Under the proposal, millions of people will be shut out of health reform’s patient protections. For example, Chinese-language speakers in San Francisco County would receive translated appeal rights information, but the 40,000 Spanish speakers in the same county would not. By contrast, Spanish speakers in Los Angeles County would receive translation, but 490,000 Asian and Pacific Islander language speakers there would not.
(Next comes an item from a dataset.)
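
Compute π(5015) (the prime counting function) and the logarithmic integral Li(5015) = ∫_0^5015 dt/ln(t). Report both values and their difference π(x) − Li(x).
π(5015) = 672;  Li(5015) ≈ 686.04;  π(x) − Li(x) ≈ -14.04.

Direct count of primes ≤ 5015 gives π(5015) = 672. Numerical evaluation of the logarithmic integral gives Li(5015) ≈ 686.04. The difference π(x) − Li(x) ≈ -14.04 is typically negative for small/moderate x (Li(x) overestimates), though Littlewood's theorem shows this sign changes infinitely often.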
These anomalies are repeated in counties across the country.
Members of Health Rights Organizing Project are calling for the federal government to change its rule, guaranteeing:
- Written translation whenever 5 percent of county residents or 500 county residents, whichever is lower, are literate in the same non-English language;
- Oral interpretation as needed by each enrollee; and,
- Clear information about the availability of interpretation and translation at no cost.